The Cumberland County Sheriff’s Office in Portland, Maine has implemented facial recognition technology to check on a person’s identity, to determine whether he or she has been to county jail.

The county purchased a $35,000 facial recognition system from Dynamic Imaging System. The systems works by completely mapping a person’s face. It determines the size of the eyes, their distance from each other and proximity to the nose. The system disregards features that are prone to change including facial hair, glasses, and hair color. The system also disregards race and gender.

Photos of suspect taken by deputies will be matched with inmate photos stored in a database.

Robert Schwartz, executive director of the Maine Chiefs of Police Association noted that the tool could be a welcome addition for other police agencies. He said any tool that helps police officers identify suspects is good.

The technology draws upon the 10,000 bookings made a year in the county jail. Through the technology even a picture several years old can yield a match.

Sheriff Kevin Joyce said: “My vision, in the long run, is to bring on the agencies in Cumberland County to allow them to do their own searching through our database once we work out the kinks.”

One of kinks is that the program requires high-quality, clean image to yield good results, which many surveillance videos do not generate. When the county tested the program, several matches also included matches from both genders and multiple races. Additional parameters will need to be added to the system to improve search results.

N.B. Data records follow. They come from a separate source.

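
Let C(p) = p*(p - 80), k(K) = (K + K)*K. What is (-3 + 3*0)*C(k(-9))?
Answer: -39852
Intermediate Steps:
k(K) = 2*K² (k(K) = (2*K)*K = 2*K²)
C(p) = p*(-80 + p)
(-3 + 3*0)*C(k(-9)) = (-3 + 3*0)*((2*(-9)²)*(-80 + 2*(-9)²)) = (-3 + 0)*((2*81)*(-80 + 2*81)) = -486*(-80 + 162) = -486*82 = -3*13284 = -39852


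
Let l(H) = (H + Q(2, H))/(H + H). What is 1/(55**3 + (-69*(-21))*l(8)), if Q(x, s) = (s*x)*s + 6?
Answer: 8/1433879 ≈ 5.5793e-6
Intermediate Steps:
Q(x, s) = 6 + x*s**2 (Q(x, s) = x*s**2 + 6 = 6 + x*s**2)
l(H) = (6 + H + 2*H**2)/(2*H) (l(H) = (H + (6 + 2*H**2))/(H + H) = (6 + H + 2*H**2)/((2*H)) = (6 + H + 2*H**2)*(1/(2*H)) = (6 + H + 2*H**2)/(2*H))
1/(55**3 + (-69*(-21))*l(8)) = 1/(55**3 + (-69*(-21))*(1/2 + 8 + 3/8)) = 1/(166375 + 1449*(1/2 + 8 + 3*(1/8))) = 1/(166375 + 1449*(1/2 + 8 + 3/8)) = 1/(166375 + 1449*(71/8)) = 1/(166375 + 102879/8) = 1/(1433879/8) = 8/1433879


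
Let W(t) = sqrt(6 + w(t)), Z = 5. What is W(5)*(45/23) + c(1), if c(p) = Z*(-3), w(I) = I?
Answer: -15 + 45*sqrt(11)/23 ≈ -8.5110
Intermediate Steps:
W(t) = sqrt(6 + t)
c(p) = -15 (c(p) = 5*(-3) = -15)
W(5)*(45/23) + c(1) = sqrt(6 + 5)*(45/23) - 15 = sqrt(11)*(45*(1/23)) - 15 = sqrt(11)*(45/23) - 15 = 45*sqrt(11)/23 - 15 = -15 + 45*sqrt(11)/23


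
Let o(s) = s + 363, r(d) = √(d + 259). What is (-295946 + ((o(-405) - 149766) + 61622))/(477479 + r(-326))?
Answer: -45853740807/56996548877 + 96033*I*√67/56996548877 ≈ -0.8045 + 1.3791e-5*I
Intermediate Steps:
r(d) = √(259 + d)
o(s) = 363 + s
(-295946 + ((o(-405) - 149766) + 61622))/(477479 + r(-326)) = (-295946 + (((363 - 405) - 149766) + 61622))/(477479 + √(259 - 326)) = (-295946 + ((-42 - 149766) + 61622))/(477479 + √(-67)) = (-295946 + (-149808 + 61622))/(477479 + I*√67) = (-295946 - 88186)/(477479 + I*√67) = -384132/(477479 + I*√67)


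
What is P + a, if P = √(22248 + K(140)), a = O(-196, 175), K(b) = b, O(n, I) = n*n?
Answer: 38416 + 2*√5597 ≈ 38566.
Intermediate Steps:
O(n, I) = n²
a = 38416 (a = (-196)² = 38416)
P = 2*√5597 (P = √(22248 + 140) = √22388 = 2*√5597 ≈ 149.63)
P + a = 2*√5597 + 38416 = 38416 + 2*√5597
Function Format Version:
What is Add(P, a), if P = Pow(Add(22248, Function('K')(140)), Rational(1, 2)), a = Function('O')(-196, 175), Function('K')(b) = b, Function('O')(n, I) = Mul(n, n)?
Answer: Add(38416, Mul(2, Pow(5597, Rational(1, 2)))) ≈ 38566.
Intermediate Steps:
Function('O')(n, I) = Pow(n, 2)
a = 38416 (a = Pow(-196, 2) = 38416)
P = Mul(2, Pow(5597, Rational(1, 2))) (P = Pow(Add(22248, 140), Rational(1, 2)) = Pow(22388, Rational(1, 2)) = Mul(2, Pow(5597, Rational(1, 2))) ≈ 149.63)
Add(P, a) = Add(Mul(2, Pow(5597, Rational(1, 2))), 38416) = Add(38416, Mul(2, Pow(5597, Rational(1, 2))))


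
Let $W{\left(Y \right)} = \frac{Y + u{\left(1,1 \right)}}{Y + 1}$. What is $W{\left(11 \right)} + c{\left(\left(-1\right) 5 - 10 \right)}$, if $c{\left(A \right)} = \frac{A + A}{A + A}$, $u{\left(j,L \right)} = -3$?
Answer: $\frac{5}{3} \approx 1.6667$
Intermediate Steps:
$W{\left(Y \right)} = \frac{-3 + Y}{1 + Y}$ ($W{\left(Y \right)} = \frac{Y - 3}{Y + 1} = \frac{-3 + Y}{1 + Y}$)
$c{\left(A \right)} = 1$ ($c{\left(A \right)} = \frac{2 A}{2 A} = 2 A \frac{1}{2 A} = 1$)
$W{\left(11 \right)} + c{\left(\left(-1\right) 5 - 10 \right)} = \frac{-3 + 11}{1 + 11} + 1 = \frac{1}{12} \cdot 8 + 1 = \frac{2}{3} + 1 = \frac{5}{3}$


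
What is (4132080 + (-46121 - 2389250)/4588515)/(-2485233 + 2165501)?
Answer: -142557207713/11030790060 ≈ -12.924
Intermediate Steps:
(4132080 + (-46121 - 2389250)/4588515)/(-2485233 + 2165501) = (4132080 - 2435371*1/4588515)/(-319732) = (4132080 - 2435371/4588515)*(-1/319732) = (18960108625829/4588515)*(-1/319732) = -142557207713/11030790060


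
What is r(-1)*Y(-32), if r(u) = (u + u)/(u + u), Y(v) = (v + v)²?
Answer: 4096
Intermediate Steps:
Y(v) = 4*v² (Y(v) = (2*v)² = 4*v²)
r(u) = 1 (r(u) = (2*u)/((2*u)) = (2*u)*(1/(2*u)) = 1)
r(-1)*Y(-32) = 1*(4*(-32)²) = 1*(4*1024) = 1*4096 = 4096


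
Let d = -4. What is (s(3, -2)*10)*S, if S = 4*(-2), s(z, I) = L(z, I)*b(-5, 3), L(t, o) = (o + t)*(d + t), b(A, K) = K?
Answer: 240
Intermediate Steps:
L(t, o) = (-4 + t)*(o + t) (L(t, o) = (o + t)*(-4 + t) = (-4 + t)*(o + t))
s(z, I) = -12*I - 12*z + 3*z**2 + 3*I*z (s(z, I) = (z**2 - 4*I - 4*z + I*z)*3 = -12*I - 12*z + 3*z**2 + 3*I*z)
S = -8
(s(3, -2)*10)*S = ((-12*(-2) - 12*3 + 3*3**2 + 3*(-2)*3)*10)*(-8) = ((24 - 36 + 3*9 - 18)*10)*(-8) = ((24 - 36 + 27 - 18)*10)*(-8) = -3*10*(-8) = -30*(-8) = 240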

Schwartz said the tool must be used judiciously and that officers have to be sure in making decisions based solely on a photo. Unlike its fingerprint counterpart, facial recognition technology poses civil-liberty concerns because anyone can take a picture from a distance without the person’s permission.

Zachary Heiden, legal director for the American Civil Liberties Union of Maine said: “This technology is still in its infancy and at the current point it’s notoriously unreliable. As a result, the ACLU has objected to the use and expanded use of facial recognition technology in the public sphere.”

Facial recognition technology, added to other modalities such as fingerprint recognition, can be very helpful but safeguards often need to be established to prevent abuse.

Do you think once facial recognition matures as a technology, it will reach the same status as fingerprint scanning for law enforcement agencies?